Una devozione antica

Nella Sicilia Orientale, il culto verso questi martiri si diffonde soprattutto dopo il 1516, in seguito al ritrovamento dei loro corpi presso il monastero di San Filippo di Fragalà.

A Biancavilla la devozione verso i tre fratelli – molto viva e sentita anche oggi – presumibilmente è stata portata alla fine del Seicento quando, a seguito dell’eruzione del 1669 e del terremoto del 1693, nel nostro territorio si stabilirono diversi abitanti di Trecastagni, Nicolosi e Pedara che già li veneravano. L’espressione di culto più diffusa tra i biancavillesi è “u viaggiu” dalla propria casa fino al santuario (a circa 25 chilometri). Il viaggio a piedi (spesse volte scalzi) oppure di corsa, nudi (con pantaloni corti bianchi e una fascia rossa sul torace), con candele e grossi ceri di svariate decine di chili, viene compiuto per portare a compimento a prummisioni, la promessa.

Un secolo fa, la stessa strada era percorsa da decine e decine di carrozze che accompagnavano i pellegrini a Trecastagni per poi tornare a prenderli all’ora stabilita. Ogni carrozza nell’arco delle ventiquattro ore faceva anche otto o nove viaggi. Altri si organizzavano come potevano: con muli, cavalli o a piedi per l’andata e il ritorno.

Fino agli anni ’50, era possibile vedere qualche devoto all’ingresso della chiesa sciogliere il suo voto mettendosi “cc’a lingua a trascinuni” sul pavimento, per arrivare così fino al presbiterio. Tale pratica eccessivamente cruenta è stata abolita. Oggi, giunti nel santuario, l’invocazione si manifesta col grido «È vostri peri semu, sant’Affiu» oppure «Ccu tuttu u cori, sant’Affiu», prima di inginocchiarsi e pregare silenziosamente.

Cercando tra gli ex-voto

Il pellegrinaggio generalmente continua con la visita alle sale del Santuario. Qui sono presenti migliaia gli ex-voto, prodotti a partire dall’Ottocento, in quello che è stato definito il museo del dolore e della fede.

Quadretti raffiguranti il miracolo ricevuto e manufatti in cera con sembianze anatomiche. Manufatti raffiguranti cuori, gambe, reni, mani, mammelle che testimoniano guarigioni di altrettanti parti del corpo affette da malattie. Bavaglini o indumenti richiamano l’evento di una nascita desiderata e ottenuta dopo tante preghiere. E ancora: stampelle, protesi e tanti altri oggetti indicano la fede semplice e forte di chi li ha donate.

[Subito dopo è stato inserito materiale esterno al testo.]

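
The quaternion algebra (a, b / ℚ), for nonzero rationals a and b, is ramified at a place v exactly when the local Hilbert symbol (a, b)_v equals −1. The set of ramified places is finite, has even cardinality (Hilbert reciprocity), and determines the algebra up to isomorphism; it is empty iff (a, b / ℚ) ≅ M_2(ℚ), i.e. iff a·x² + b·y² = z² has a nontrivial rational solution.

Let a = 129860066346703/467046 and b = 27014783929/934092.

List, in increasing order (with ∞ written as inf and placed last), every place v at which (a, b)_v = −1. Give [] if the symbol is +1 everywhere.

[2, 23]

(a, b) ≡ (359898, 19803) mod (ℚ^×)²; places V = {2, 3, 7, 11, 17, 19, 23, 31, 41, ∞}.
(a,b)_7: α=3, u≡5; β=3, v≡4 (mod 7); (5|7)=-1, (4|7)=+1; sign (−1)^1·-1^3·+1^3 = +1.
(a,b)_31: α=-2, u≡7; β=-2, v≡25 (mod 31); (7|31)=+1, (25|31)=+1; sign (−1)^0·+1^-2·+1^-2 = +1.
(a,b)_3: α=-5, u≡2; β=-5, v≡1 (mod 3); (2|3)=-1, (1|3)=+1; sign (−1)^1·-1^-5·+1^-5 = +1.
(a,b)_17: α=4, u≡8; β=4, v≡16 (mod 17); (8|17)=+1, (16|17)=+1; sign (−1)^0·+1^4·+1^4 = +1.
(a,b)_∞: sgn(359898)=+, sgn(19803)=+, so +1.
(a,b)_23: α=2, u≡20; β=1, v≡5 (mod 23); (20|23)=-1, (5|23)=-1; sign (−1)^0·-1^1·-1^2 = -1.
(a,b)_41: α=1, u≡18; β=1, v≡5 (mod 41); (18|41)=+1, (5|41)=+1; sign (−1)^0·+1^1·+1^1 = +1.
(a,b)_19: α=1, u≡18; β=0, v≡11 (mod 19); (18|19)=-1, (11|19)=+1; sign (−1)^0·-1^0·+1^1 = +1.
(a,b)_11: α=1, u≡1; β=0, v≡9 (mod 11); (1|11)=+1, (9|11)=+1; sign (−1)^0·+1^0·+1^1 = +1.
(a,b)_2: α=-1, β=-2; u≡5, v≡3 (mod 8); ε(u)ε(v)=0·1, αω(v)=-1·1, βω(u)=-2·1; sum ≡ 1  ⇒  -1.
|Ram(359898, 19803)| = 2, even; anisotropic at {2, 23}.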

Cercando tra le immagini naif addossate alle pareti, troviamo un “miracolo” (così vengono chiamate comunemente le tavolette dipinte) che rappresenta l’evento riguardante proprio un biancavillese. L’episodio raccontato reca in basso la scritta:

MIRACOLO CONCESSO A LA DELFA PLACIDO DI PASQUALE DA BIANCAVILLA IL GIORNO 11 AGOSTO 1943 MENTRE PERCORREVA COL CARRO LO STRADALE NEI PRESSI DI SFERRO UNA MINA RESIDUO DI GUERRA ESPLODEVA LASCIANDOLO MIRACOLOSAMENTE SALVO.

E così uno scampato pericolo, un fatto ritenuto soprannaturale, assieme alle altre testimonianze, ancora oggi riesce a raccontare la religiosità e le credenze. Ma anche i costumi, le pratiche e i modi di vivere della nostra gente e della nostra terra nei tempi passati. La nascita di un figlio, il completamento di una casa, l’avvenuto matrimonio erano occasioni irrinunciabili per “andare a sant’Alfio”. Un dovere religioso dal quale nessuno si poteva astenere.

Di ritorno, spendendo pochi spiccioli, era obbligo poi portare a casa, oltre all’immancabile immagine dei tre martiri, un mazzo d’aglio novello, un berretto col pompon (‘a coppila cc’u giummu), un tamburello o un fischietto. Era uso appenderli dietro la porta, allo scopo di augurare felicità e serenità a tutta la famiglia e auspicare che quel giorno di primavera potesse prolungarsi per l’intero anno.